The truth is because people are sue crazy; we live in a
litigations society. This fact has come to haunt us. Physicians are easy
targets for “free money”. The nature of medicine is that there is always a
chance they will find something “more” serious no matter how low the probability
of that happening, if “they” do one more test, one more x-ray, or have one more
opinion. The other problem that feeds into this is that physicians are so
narrowly trained that they do not have confidence to diagnose anything but the
common cold. Add to this the willful limitation put on training modern
physicians have put in place in specialty areas. There is an inverse aspect to
this. More and more Orthopedic surgeons look only at knees while others only
look at ankles, or hips, etc. Magically, those who look at knees do not have to
waste good golf time studying the latest techniques that have to do with
ankles. Imagine where this places a general practitioner on the scale of
learning but more importantly in a court of law when faced by an aggressive lawyer.
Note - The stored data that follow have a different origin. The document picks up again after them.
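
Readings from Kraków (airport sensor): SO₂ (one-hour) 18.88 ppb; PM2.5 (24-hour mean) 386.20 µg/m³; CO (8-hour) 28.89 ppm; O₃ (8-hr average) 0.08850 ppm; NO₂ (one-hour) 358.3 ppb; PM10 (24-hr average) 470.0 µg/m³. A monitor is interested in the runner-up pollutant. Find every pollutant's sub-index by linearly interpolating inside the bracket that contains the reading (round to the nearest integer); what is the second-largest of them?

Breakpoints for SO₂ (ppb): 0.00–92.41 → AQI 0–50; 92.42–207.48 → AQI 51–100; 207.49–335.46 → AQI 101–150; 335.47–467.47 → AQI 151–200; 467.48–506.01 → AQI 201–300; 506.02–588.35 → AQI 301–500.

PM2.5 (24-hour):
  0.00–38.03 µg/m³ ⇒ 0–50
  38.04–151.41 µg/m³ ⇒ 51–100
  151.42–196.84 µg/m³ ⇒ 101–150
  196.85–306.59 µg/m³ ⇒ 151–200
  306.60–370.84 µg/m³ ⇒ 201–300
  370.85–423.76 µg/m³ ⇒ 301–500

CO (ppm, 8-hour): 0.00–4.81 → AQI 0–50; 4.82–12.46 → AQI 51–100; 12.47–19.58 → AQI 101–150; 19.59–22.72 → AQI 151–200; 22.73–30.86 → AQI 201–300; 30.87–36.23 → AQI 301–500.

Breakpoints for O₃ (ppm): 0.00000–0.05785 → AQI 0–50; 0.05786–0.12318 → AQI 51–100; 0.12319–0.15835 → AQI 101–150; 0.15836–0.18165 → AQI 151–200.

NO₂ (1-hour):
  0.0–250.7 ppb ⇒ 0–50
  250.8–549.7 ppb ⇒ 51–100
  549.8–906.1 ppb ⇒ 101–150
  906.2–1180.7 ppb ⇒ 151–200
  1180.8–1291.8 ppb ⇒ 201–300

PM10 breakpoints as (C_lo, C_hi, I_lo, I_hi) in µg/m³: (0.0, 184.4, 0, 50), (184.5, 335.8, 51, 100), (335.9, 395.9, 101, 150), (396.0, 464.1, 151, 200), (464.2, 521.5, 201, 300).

276

SO₂: 18.88 lies in 0.00–92.41, so I_lo=0, I_hi=50, C_lo=0.00, C_hi=92.41.
(50−0)/(92.41−0.00) × (18.88−0.00) + 0 = 50/92.41 × 18.88 + 0 ≈ 10.22 → 10.
PM2.5: 386.20 ∈ [370.85, 423.76] ↔ index [301, 500].
301 + (386.20−370.85)·(500−301)/(423.76−370.85) = 301 + 15.35·199/52.91 ≈ 358.73, so AQI = 359.
CO: 28.89 ∈ [22.73, 30.86] ↔ index [201, 300].
201 + (28.89−22.73)·(300−201)/(30.86−22.73) = 201 + 6.16·99/8.13 ≈ 276.01, so AQI = 276.
O₃: 0.08850 lies in 0.05786–0.12318, so I_lo=51, I_hi=100, C_lo=0.05786, C_hi=0.12318.
(100−51)/(0.12318−0.05786) × (0.08850−0.05786) + 51 = 49/0.06532 × 0.03064 + 51 ≈ 73.98 → 74.
NO₂: 358.3 lies in 250.8–549.7, so I_lo=51, I_hi=100, C_lo=250.8, C_hi=549.7.
(100−51)/(549.7−250.8) × (358.3−250.8) + 51 = 49/298.9 × 107.5 + 51 ≈ 68.62 → 69.
PM10: 470.0 ∈ [464.2, 521.5] ↔ index [201, 300].
201 + (470.0−464.2)·(300−201)/(521.5−464.2) = 201 + 5.8·99/57.3 ≈ 211.02, so AQI = 211.
Sub-indices: SO₂→10, PM2.5→359, CO→276, O₃→74, NO₂→69, PM10→211. Ranked high→low: 359, 276, 211, 74, 69, 10. Second-highest sub-index = 276.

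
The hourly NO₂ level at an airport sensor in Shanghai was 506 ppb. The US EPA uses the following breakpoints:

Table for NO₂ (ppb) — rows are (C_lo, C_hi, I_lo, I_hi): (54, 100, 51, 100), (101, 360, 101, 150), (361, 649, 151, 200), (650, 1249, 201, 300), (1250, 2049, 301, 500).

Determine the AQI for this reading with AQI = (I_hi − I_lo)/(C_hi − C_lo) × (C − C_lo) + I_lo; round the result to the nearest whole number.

NO₂: 506 ∈ [361, 649] ↔ index [151, 200].
151 + (506−361)·(200−151)/(649−361) = 151 + 145·49/288 ≈ 175.67, so AQI = 176.

176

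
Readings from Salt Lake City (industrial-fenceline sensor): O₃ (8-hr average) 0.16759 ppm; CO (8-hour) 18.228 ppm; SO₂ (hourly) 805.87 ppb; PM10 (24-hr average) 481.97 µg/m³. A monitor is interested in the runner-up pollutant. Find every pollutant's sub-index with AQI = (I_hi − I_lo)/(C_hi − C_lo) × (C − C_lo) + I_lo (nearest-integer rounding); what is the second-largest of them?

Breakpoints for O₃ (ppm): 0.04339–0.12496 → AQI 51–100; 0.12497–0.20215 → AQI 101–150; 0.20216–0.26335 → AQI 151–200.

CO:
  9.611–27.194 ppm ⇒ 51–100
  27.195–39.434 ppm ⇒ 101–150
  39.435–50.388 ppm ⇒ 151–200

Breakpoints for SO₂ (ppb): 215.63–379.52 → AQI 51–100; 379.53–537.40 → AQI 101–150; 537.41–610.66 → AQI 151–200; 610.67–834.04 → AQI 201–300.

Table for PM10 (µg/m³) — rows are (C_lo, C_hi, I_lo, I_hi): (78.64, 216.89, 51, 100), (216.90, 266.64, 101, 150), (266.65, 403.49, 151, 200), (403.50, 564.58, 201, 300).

O₃: 0.16759 ∈ [0.12497, 0.20215] ↔ index [101, 150].
101 + (0.16759−0.12497)·(150−101)/(0.20215−0.12497) = 101 + 0.04262·49/0.07718 ≈ 128.06, so AQI = 128.
CO: 18.228 ∈ [9.611, 27.194] ↔ index [51, 100].
51 + (18.228−9.611)·(100−51)/(27.194−9.611) = 51 + 8.617·49/17.583 ≈ 75.01, so AQI = 75.
SO₂ 805.87: bracket 610.67–834.04 → index 201–300; slope 99/223.37, offset 195.20.
AQI = 201 + 99/223.37·195.20 ≈ 287.51 ⇒ 288.
PM10: 481.97 ∈ [403.50, 564.58] ↔ index [201, 300].
201 + (481.97−403.50)·(300−201)/(564.58−403.50) = 201 + 78.47·99/161.08 ≈ 249.23, so AQI = 249.
Sub-indices: O₃→128, CO→75, SO₂→288, PM10→249. Ranked high→low: 288, 249, 128, 75. Second-highest sub-index = 249.

249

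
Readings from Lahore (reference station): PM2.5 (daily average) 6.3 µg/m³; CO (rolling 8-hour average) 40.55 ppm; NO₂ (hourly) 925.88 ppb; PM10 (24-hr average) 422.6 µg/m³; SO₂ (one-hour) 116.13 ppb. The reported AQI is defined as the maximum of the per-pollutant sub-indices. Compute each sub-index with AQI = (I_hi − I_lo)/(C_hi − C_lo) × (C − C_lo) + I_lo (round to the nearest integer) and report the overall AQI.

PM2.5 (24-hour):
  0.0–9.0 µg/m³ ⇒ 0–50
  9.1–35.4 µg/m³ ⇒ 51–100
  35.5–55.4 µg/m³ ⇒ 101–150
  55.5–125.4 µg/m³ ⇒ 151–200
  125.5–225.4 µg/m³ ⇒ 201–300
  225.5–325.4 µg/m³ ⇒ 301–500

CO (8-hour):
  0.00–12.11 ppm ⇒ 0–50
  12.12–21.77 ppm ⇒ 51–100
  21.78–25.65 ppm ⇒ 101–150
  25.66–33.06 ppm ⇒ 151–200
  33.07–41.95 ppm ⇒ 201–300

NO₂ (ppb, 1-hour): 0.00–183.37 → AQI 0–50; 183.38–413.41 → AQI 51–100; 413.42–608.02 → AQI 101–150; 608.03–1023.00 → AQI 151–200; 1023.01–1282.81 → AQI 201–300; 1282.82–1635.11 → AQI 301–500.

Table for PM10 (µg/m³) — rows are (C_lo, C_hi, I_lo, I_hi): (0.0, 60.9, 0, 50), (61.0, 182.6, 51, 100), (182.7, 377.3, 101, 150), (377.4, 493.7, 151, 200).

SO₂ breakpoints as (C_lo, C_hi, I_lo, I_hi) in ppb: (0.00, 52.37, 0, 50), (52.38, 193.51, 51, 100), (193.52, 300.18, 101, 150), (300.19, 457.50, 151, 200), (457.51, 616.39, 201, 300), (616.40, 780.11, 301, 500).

284

PM2.5 6.3: bracket 0.0–9.0 → index 0–50; slope 50/9.0, offset 6.3.
AQI = 0 + 50/9.0·6.3 ≈ 35.00 ⇒ 35.
CO: row 33.07–41.95 (AQI 201–300). (300−201)·(40.55−33.07)/(41.95−33.07) + 201 = 99·7.48/8.88 + 201 ≈ 284.39 → 284.
NO₂: row 608.03–1023.00 (AQI 151–200). (200−151)·(925.88−608.03)/(1023.00−608.03) + 151 = 49·317.85/414.97 + 151 ≈ 188.53 → 189.
PM10 422.6: bracket 377.4–493.7 → index 151–200; slope 49/116.3, offset 45.2.
AQI = 151 + 49/116.3·45.2 ≈ 170.04 ⇒ 170.
SO₂ 116.13: bracket 52.38–193.51 → index 51–100; slope 49/141.13, offset 63.75.
AQI = 51 + 49/141.13·63.75 ≈ 73.13 ⇒ 73.
Sub-indices: PM2.5→35, CO→284, NO₂→189, PM10→170, SO₂→73. Overall AQI = max = 284; dominant pollutant is CO.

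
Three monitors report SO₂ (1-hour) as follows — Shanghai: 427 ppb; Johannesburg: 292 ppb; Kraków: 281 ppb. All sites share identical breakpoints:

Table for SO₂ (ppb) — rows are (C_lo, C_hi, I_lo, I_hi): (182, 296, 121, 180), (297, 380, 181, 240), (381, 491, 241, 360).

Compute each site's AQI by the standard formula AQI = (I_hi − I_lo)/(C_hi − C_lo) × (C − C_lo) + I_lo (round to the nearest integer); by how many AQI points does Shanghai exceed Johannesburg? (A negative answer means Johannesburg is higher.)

Shanghai: 427 lies in 381–491, so I_lo=241, I_hi=360, C_lo=381, C_hi=491.
(360−241)/(491−381) × (427−381) + 241 = 119/110 × 46 + 241 ≈ 290.76 → 291.
Johannesburg: row 182–296 (AQI 121–180). (180−121)·(292−182)/(296−182) + 121 = 59·110/114 + 121 ≈ 177.93 → 178.
Kraków: 281 ∈ [182, 296] ↔ index [121, 180].
121 + (281−182)·(180−121)/(296−182) = 121 + 99·59/114 ≈ 172.24, so AQI = 172.
AQIs: Shanghai=291, Johannesburg=178, Kraków=172. Shanghai (291) − Johannesburg (178) = 113.

113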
I have had four visits to the general practitioner; three of
the visits resulted in his referring me to specialists, and one was to draw a
blood sample, which they sent to a “commercial” laboratory. When the results
come back for the two or three hundred dollars worth of laboratory tests, I was
sat down while the physician compared the results to a chart of normal values
supplied by the laboratory and told everything was normal range. My cost was
the time wasted and $40 co-pay compared to the cost to the insurance company
was over $800. As I left the clinic this morning the nurses were calling after
me as I went out the front door of the clinic, “ Don’t you want to a make an
appoint for a return visit in two months?”